Laure Tiberghien : Suite...

LAUREATE DU PRIX DECOUVERTE LOUIS ROEDERER 2019

RENCONTRES DE LA PHOTOGRAPHIE
ARLES 2019

Exposition présentée à Ground Control du 1er juillet au 22 septembre 2019, 10h-19h30

De même que l’on n’admet guère qu’une phrase s’énonce sans sujet, on comprend mal qu’une photographie puisse se faire sans appareil. Nous voici prisonniers d’une grammaire qui conditionne comme souvent notre manière de voir.

Or le travail de Laure Tiberghien s’inscrit dans un courant d’expérimentation que l’on peut faire remonter au début de l’histoire de la photographie mais il ne procède en rien cependant d’une quelconque fascination technologique. L’image obtenue sans appareil par la conjugaison de la chimie, de la lumière et du temps, est un révélateur du monde matériel, mettant ici en lumière l’épiderme des choses, non leur peau visible mais leur surface sensible.

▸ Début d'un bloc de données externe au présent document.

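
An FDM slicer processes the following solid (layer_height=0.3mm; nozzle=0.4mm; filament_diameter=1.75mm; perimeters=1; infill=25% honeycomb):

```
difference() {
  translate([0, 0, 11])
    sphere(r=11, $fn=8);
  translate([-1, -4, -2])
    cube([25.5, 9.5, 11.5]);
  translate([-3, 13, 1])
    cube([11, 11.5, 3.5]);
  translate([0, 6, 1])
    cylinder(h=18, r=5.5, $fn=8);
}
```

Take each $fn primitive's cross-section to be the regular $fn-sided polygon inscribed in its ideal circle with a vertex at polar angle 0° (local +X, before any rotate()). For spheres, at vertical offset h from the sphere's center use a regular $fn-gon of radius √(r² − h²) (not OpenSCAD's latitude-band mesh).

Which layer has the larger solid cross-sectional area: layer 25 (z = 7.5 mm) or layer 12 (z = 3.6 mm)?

layer 25 (z = 7.5 mm)

Layer 25 (z = 7.5): the sphere: section is a regular 8-gon, circumradius = √(r²−h²) = √(11²−3.5²) = 10.428 (area = (8/2)·10.428²·sin(360°/8) = 307.59 mm²); the cube at (-1, -4) is present — its section is the full 25.5×9.5 rectangle (area 242.25 mm²); the cube at (-3, 13) is absent (z outside [1, 4.5]); the r=5.5 cylinder at (0, 6) contributes a regular 8-gon of circumradius 5.5 (area = (8/2)·5.500²·sin(360°/8) = 85.56 mm²); Taking the first minus the rest: starting from the r=11 sphere (307.59 mm²), the 25.5×9.5 cube at (-1, -4) partially overlaps it — only the 98.99 mm² overlap (of its 242.25 mm²) is removed, clipping the outline; the r=5.5 cylinder at (0, 6) partially overlaps it — only the 53.17 mm² overlap (of its 85.56 mm²) is removed, clipping the outline — area = 155.44 mm². So its area = 155.44 mm². Layer 12 (z = 3.6): the r=11 sphere slices to a regular 8-gon of circumradius 8.139 (√(r²−h²) with h=7.4 from center) (area = (8/2)·8.139²·sin(360°/8) = 187.36 mm²); the 25.5×9.5 cube at (-1, -4) contributes its full rectangle (area 242.25 mm²); the cube at (-3, 13) is present — its section is the full 11×11.5 rectangle (area 126.50 mm²); the cylinder at (0, 6): section is a regular 8-gon, circumradius r=5.5 (area = (8/2)·5.500²·sin(360°/8) = 85.56 mm²); Subtracting the remaining from the first: starting from the r=11 sphere (187.36 mm²), the 25.5×9.5 cube at (-1, -4) partially overlaps it — only the 77.24 mm² overlap (of its 242.25 mm²) is removed, clipping the outline; the 11×11.5 cube at (-3, 13) misses the remaining region (no effect); the r=5.5 cylinder at (0, 6) partially overlaps it — only the 30.30 mm² overlap (of its 85.56 mm²) is removed, clipping the outline — area = 79.82 mm². So its area = 79.82 mm². Layer 25 is larger (155.44 vs 79.82 mm²).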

Avec ses images, Laure Tiberghien capte les transformations du visible dont elle nous donne à comprendre le mouvement et les altérations. Chacune de ses pièces est l’objet d’une savante composition où les couleurs sont agencées après avoir été auparavant testées et disposées comme sur une palette pour obtenir les rapports de tons souhaités. Mais le choix des supports sensibles détermine aussi l’éclat des couleurs et le jeu nuancé de leur apparition. Ainsi par exemple le Cibachrome donne ce rendu mouillé caractéristique, comme si on venait de le sortir de l’eau, produisant des couleurs très denses. Les papiers métalliques chromogènes ont de leur côté un aspect plus électrique tandis que les supports brillants classiques sont plus atténués et moins réfléchissants. Le choix du matériau est ainsi dicté par le résultat final souhaité.

Toutes ces opérations qui mènent à des pièces forcément uniques, supposent un long travail en chambre noire, l’usage de filtres – découpés comme des négatifs afin d’obtenir la couleur complémentaire – et la mise en place de dispositifs qui n’ont rien de mécanique et permettent d’obtenir une image maîtrisée tout en laissant parfois la place à l’accident possible et au hasard.

Gilles A. Tiberghien
Philosophe et essayiste, professeur d’esthétique à l’université Paris-I-Panthéon-Sorbonne.